Got tickets for all three nights at Southport.
If you see someone who looks like...

That's probably your prime suspect protagonist (brightest t-shirt I can find). Feel free to say hello, if only to then say "I'm from the forum!".
I'm trying to make that blue glow stuff you see on electronics displays in the background (where all the tubes and bits of tin foil are), it's been cooking on a propane flame under nitrogen for almost 24h now (to drive the dopant into the crystals). Electroluminescent phosphor.
Here are some photos of the tools at my disposal. As you may guess, I'm quite a fan of at home science.
Can not deploy here, building in progress. What's in the picture? Erm... pressure equalizing funnel, balance, printer, isolating platform, pipette filler, various round bottom flasks, vigreux column, petri dish, vacuum filtration funnels, coil condenser, an experiment that's still waiting for me to clean it up, weeks later (hiding in the background). A mess in a word.

Nothing to see here! Quite literally according to the display.

chem-KEWLZ. Ace wash is dirty acetone, recycling begins at home! I just noticed a container of washing powder has made it's way onto there.


I've got glass AND gas. I do quite a few experiments with gases that will dissolve your lungs or make your balls go supernova with cancer on inhaling them. Or, vice versa, they don't want me (or the atmosphere) breathing anywhere near them. As a result, I also have quite a few items (those tall bottles with squiggly lines coming off them) specifically for handling strange gases.

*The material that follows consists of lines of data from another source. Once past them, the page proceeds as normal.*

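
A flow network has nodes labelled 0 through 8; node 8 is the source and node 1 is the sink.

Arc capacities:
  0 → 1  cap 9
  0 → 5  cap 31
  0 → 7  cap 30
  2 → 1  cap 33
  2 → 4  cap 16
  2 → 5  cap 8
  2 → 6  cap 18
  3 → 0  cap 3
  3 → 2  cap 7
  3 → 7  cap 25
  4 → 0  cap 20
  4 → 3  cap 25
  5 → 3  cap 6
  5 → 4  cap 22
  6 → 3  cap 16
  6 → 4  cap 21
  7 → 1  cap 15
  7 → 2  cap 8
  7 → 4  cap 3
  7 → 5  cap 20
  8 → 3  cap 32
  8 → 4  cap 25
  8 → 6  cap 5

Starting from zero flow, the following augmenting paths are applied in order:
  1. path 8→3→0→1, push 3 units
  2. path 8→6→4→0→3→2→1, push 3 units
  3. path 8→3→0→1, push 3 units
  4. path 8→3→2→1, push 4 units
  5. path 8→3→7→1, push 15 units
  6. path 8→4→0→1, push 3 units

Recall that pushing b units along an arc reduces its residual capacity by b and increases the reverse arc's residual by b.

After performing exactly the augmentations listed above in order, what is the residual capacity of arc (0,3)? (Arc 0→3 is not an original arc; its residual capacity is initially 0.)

Residual capacity of (0,3): 3

after path 1 (8→3→0→1, push 3): res(0,3)=3
after path 2 (8→6→4→0→3→2→1, push 3): res(0,3)=0
after path 3 (8→3→0→1, push 3): res(0,3)=3
after path 4 (8→3→2→1, push 4): res(0,3)=3
after path 5 (8→3→7→1, push 15): res(0,3)=3
after path 6 (8→4→0→1, push 3): res(0,3)=3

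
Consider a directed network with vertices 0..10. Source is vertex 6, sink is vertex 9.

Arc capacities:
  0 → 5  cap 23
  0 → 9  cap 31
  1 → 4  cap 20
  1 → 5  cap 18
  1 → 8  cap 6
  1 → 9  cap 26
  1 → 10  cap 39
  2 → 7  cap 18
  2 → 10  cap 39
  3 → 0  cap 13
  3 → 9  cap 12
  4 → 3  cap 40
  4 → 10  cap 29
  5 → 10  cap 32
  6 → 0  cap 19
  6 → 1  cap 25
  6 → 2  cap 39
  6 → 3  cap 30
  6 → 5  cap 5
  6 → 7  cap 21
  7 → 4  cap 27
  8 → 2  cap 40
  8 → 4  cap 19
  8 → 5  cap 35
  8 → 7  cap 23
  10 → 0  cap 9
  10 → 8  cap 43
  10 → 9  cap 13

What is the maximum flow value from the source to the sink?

augment #1: 6→0→9 bottleneck 19, total now 19
augment #2: 6→1→9 bottleneck 25, total now 44
augment #3: 6→3→9 bottleneck 12, total now 56
augment #4: 6→2→10→9 bottleneck 13, total now 69
augment #5: 6→3→0→9 bottleneck 12, total now 81

Maximum flow value: 81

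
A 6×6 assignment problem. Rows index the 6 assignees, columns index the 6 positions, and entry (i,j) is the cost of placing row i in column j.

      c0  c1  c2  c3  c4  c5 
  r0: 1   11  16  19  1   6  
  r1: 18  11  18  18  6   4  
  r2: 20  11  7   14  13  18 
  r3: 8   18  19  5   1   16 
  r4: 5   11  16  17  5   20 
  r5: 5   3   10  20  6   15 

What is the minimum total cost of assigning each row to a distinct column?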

Reactions. Can be carried out in the reactor. There are some more pressure equalizing funnels (gas theme again), a much bigger equalizing funnel and a dewar for liquefying gases on the far left. And an empty butter dish (essential with kitties around, I'll come down in the morning to find little tongue imprints on the butter if the lid isn't on - EVIDENCE Ms Kitty! EVIDENCE! Paw prints all over the place).

Bigger ain't always better! Certainly true for chemistry. I have a fair bit of this microscale glass. And a fair bit of it, as usual, is missing from the box. That's why I built the damn thing in the first place!

Science doesn't need to be expensive! The beige box there costs around £12,000, to have SERVICED; seriously. But my big ambition in life now is to make science accessible. I go on, and on about things like the balance. I'm using all this gear as a reference, to compare more at home items against. I have some of those drug dealer style £5 scales from China. Compared them to the 0.1mg calibrated, 45kg £3k balance. Less than 1% off!


I am willing to help. With any scientific problem but will not buy and repost from suppliers or do anything for you if it's directly related to high explosives. Things that change the colours of sparklers aren't so bad. Terrorists have monochromatic vision and can only see red, so they're not interested in that.
Edited by johnheritage, 01 October 2010 - 07:25 AM.